Weekly Market Outlook - AUD CPI

The RBA has been keeping low rates for three main reasons; emerging uncertainties from the Ukrainian crisis, subdued wage growth and finally that headline inflation remains lower than other countries and forecasts of the core dropping to 2.75% in 2023 as supply-side issues gradually fade. But the RBA has reached the point where inflation and wages are set to move higher over the medium term. Rising wages in the coming months will have the greater impact on the central bank’s policy course throughout the year.

The BoE Heads for a Fourth Rate Hike in a Row

The Bank of England is expected to hike interest rates for the fourth meeting in a row by 25bps to 1% as inflation hit a 30-year high. The move comes as the bank’s officials are more concerned about the growth outlook as cost-of-living pressures mount. At its March meeting, the BoE had a dovish 25bps hike, with an 8-1 vote split.

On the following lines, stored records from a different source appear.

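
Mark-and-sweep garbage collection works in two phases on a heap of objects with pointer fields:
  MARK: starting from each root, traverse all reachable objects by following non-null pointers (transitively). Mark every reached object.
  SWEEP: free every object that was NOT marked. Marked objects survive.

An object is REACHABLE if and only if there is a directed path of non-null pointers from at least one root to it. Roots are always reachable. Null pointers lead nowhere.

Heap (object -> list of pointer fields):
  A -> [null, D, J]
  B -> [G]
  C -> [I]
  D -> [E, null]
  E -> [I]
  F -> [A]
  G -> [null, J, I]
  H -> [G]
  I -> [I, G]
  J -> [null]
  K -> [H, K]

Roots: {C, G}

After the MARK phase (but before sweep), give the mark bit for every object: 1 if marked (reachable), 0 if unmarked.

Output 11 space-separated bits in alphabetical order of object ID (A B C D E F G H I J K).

Answer: 0 0 1 0 0 0 1 0 1 1 0

Derivation:
Roots: C G
Mark C: refs=I, marked=C
Mark G: refs=null J I, marked=C G
Mark I: refs=I G, marked=C G I
Mark J: refs=null, marked=C G I J
Unmarked (collected): A B D E F H K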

The drastic surge in inflation rates is pushing the bank towards a fourth rate hike in a row bringing interest rates in the UK to its pre-pandemic levels. Multiple rate hikes are anticipated before year end to tame inflationary pressures that have been intensified by the rising geopolitical tensions in Europe. The Bank of England expects inflation to fade over the medium term to a little over 2% in a two-year horizon.

The BoE was the first major central bank to hike interest rates since the pandemic hit the global economy a couple of years ago. The bank increased interest rates in December by 15 bp and in February and March by 25 bp each meeting. The upcoming hike will bring UK borrowing costs to 1%.

UK inflation rate surged to a multi-decade high at 7% in March. Inflation is now expected to overshoot 8% after the massive movements in energy prices. The BoE may have to hike rates multiple times in order to tame inflationary pressures.  This will leave another four rate hikes on the table for this year.